Rafay Systems is making it simpler to build and deploy artificial intelligence (AI) applications on Kubernetes clusters by adding support for graphical processing units (GPUs) to its management platform.

Additionally, the company is adding an AI Suite to its portfolio that provides data scientists and developers with pre-configured workspaces and pipelines based on a set of best machine learning operations (MLOps) practices.

Rafay Systems CEO, Haseeb Budhani, said the goal is to make it simpler for IT teams to deploy frameworks such as Kubeflow to build and deploy AI applications in Kubernetes environments based on the available GPU resources that can be dynamically allocated and time-sliced as needed.

In addition, Rafay has embedded compliance and governance tools to enable organizations to restrict access and apply prompt and cost controls to AI application development. That latter capability is especially critical given the high cost of acquiring or leasing GPUs in the cloud, noted Budhani.

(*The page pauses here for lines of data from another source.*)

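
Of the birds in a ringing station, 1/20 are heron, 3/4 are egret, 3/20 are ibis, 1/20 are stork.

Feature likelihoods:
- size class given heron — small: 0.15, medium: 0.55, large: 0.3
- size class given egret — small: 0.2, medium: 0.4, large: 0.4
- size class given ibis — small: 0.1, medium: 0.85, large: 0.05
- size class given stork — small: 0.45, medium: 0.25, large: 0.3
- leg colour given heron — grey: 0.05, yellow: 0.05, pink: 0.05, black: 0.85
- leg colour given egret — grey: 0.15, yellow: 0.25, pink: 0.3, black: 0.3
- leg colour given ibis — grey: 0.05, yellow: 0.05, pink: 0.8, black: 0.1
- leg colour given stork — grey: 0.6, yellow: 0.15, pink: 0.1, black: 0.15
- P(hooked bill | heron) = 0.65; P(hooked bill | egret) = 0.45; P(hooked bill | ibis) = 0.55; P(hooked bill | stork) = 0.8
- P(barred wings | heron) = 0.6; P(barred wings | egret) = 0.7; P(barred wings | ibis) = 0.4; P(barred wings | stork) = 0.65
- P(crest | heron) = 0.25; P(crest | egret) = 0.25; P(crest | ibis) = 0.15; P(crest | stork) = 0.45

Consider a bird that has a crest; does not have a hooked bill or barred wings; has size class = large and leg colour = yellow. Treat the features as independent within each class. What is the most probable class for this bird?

egret

heron: 0.05 × 0.3 × 0.05 × (1−0.65) × (1−0.6) × 0.25 = 0.00002625
egret: 0.75 × 0.4 × 0.25 × (1−0.45) × (1−0.7) × 0.25 = 0.00309375
ibis: 0.15 × 0.05 × 0.05 × (1−0.55) × (1−0.4) × 0.15 = 0.0000151875
stork: 0.05 × 0.3 × 0.15 × (1−0.8) × (1−0.65) × 0.45 = 0.000070875
Highest score → egret.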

Rafay is also investing in building its co-pilot using generative AI platforms to make it simpler to manage Kubernetes environments, Budhani added.

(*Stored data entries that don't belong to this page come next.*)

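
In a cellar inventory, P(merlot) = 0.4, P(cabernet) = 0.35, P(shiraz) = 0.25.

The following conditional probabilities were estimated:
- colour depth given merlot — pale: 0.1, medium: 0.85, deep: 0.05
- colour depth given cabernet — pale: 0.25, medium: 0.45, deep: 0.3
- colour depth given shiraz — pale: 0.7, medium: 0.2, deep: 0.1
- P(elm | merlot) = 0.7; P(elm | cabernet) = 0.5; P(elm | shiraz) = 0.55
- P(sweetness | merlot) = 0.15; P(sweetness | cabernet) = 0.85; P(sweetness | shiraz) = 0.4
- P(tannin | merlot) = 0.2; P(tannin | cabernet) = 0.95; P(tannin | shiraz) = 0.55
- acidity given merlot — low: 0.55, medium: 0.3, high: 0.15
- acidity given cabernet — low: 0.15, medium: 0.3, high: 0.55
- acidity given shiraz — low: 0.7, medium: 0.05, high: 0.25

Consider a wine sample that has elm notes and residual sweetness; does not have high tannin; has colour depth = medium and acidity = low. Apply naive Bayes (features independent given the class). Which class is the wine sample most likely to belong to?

merlot: 0.4 × 0.85 × 0.7 × 0.15 × (1−0.2) × 0.55 = 0.015708
cabernet: 0.35 × 0.45 × 0.5 × 0.85 × (1−0.95) × 0.15 = 0.00050203125
shiraz: 0.25 × 0.2 × 0.55 × 0.4 × (1−0.55) × 0.7 = 0.003465
Highest score → merlot.

merlot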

Platform-as-a-Service Environment

Initially focused on optimizing consumption of Kubernetes clusters, the platform provided by Rafay is evolving into a platform-as-a-service (PaaS) environment that can be deployed on-premises or in the cloud. Those capabilities are now being extended by adding support for Jupyter Notebooks and Virtual Studio Code (VSCode) tools to provide integrations with integrated developer environments (IDEs) to make it simpler for platform engineering teams to configure and manage self-service portals for developers and data scientists.

Kubernetes has evolved into a de facto standard for building and deploying AI applications. However, many organizations are still looking for ways to make the platform more accessible to developers and data scientists. At the same time, the open-source Kubernetes community continues to invest in providing capabilities such as scheduling management for batch-oriented applications.

There are alternatives such as SLURM that many organizations with high-performance computing (HPC) platforms have already invested in. As such, Rafay supports both Kubernetes and SLURM as organizations prefer, said Budhani.

It’s still early days so far as the building and deploying of AI applications is concerned but it’s already apparent that IT teams are taking on a larger role. Initially once seen as the purview of a data science team, more organizations are now tasking IT teams with managing the infrastructure needed to train and deploy AI models, noted Budhani.

It may be a while before organizations fully operationalize AI but as advances continue to be made the rate at which AI applications are built and deployed will accelerate. The challenge facing IT teams is managing that process at scale. Most organizations struggle to keep pace with existing demands for faster application development. The addition of AI models to the software development lifecycle will require software engineering teams to substantially rework workflows, to add support for essentially a new type of software artifact that just like any other will need to be continuously updated.